3. Adviesrecht van de gemeenteraad

3.1 inleiding

Het kan voorkomen dat bouwinitiatieven niet passen binnen het vastgestelde omgevingsplan, maar wel wenselijk zijn. Bijvoorbeeld als ze bijdragen aan de gemeentelijke lange termijn opgaven. Dan kan hiervoor het omgevingsplan aangepast worden. Dit is echter een langdurige procedure. Er kan ook worden afgeweken met een buitenplanse opa. De gemeenteraad kan categorieën aanwijzen van buitenplanse opa’s, waarbij hij adviesrecht heeft. Deze mogelijkheid staat centraal in dit hoofdstuk.

3.2 afwijken van het omgevingsplan

Bij een buitenplanse afwijkingsvergunning is het college bevoegd gezag. Hiermee kunnen buiten de gemeenteraad om grote projecten vergund worden. Als een initiatief bijvoorbeeld binnen de woonvisie of detailhandelsvisie past dan stuurt de gemeenteraad nog steeds op hoofdlijnen. Als dit niet het geval is of initiatieven liggen maatschappelijk gevoelig dan kan het wenselijk zijn dat de gemeenteraad wel een rol heeft. Daar heeft de wetgever in voorzien.

3.3 hoe is dat momenteel geregeld?

Onder de huidige wetgeving kan het college alleen een omgevingsvergunning voor een bouwinitiatief dat in strijd is met het bestemmingsplan verlenen met instemming van de gemeenteraad. Dat kan via een bestemmingsplanprocedure of via een projectomgevingsvergunning.

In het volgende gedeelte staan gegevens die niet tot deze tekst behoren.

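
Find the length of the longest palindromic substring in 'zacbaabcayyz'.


Scanning 'zacbaabcayyz' for palindromic substrings.
Substring at positions 1-8: 'acbaabca'.
Check: reverse('acbaabca') = 'acbaabca' -> palindrome confirmed.
Neighbouring characters ('z' / 'y') break symmetry, so it cannot extend further.
No longer palindromic substring exists; longest length = 8

8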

Voor activiteiten in strijd met het bestemmingsplan moet de gemeenteraad in de huidige situatie een “verklaring van geen bedenkingen” (VvGB) afgeven. Het is mogelijk een aanwijzingslijst op te stellen met gevallen waarvoor een VvGB niet nodig is. In alle andere gevallen is de verklaring dan vereist. In Tiel heeft de gemeenteraad er niet voor gekozen een dergelijke lijst op te stellen, waardoor voor alle afwijkingen een verklaring van de gemeenteraad is vereist.

3.4 hoe is dit geregeld onder de Omgevingswet?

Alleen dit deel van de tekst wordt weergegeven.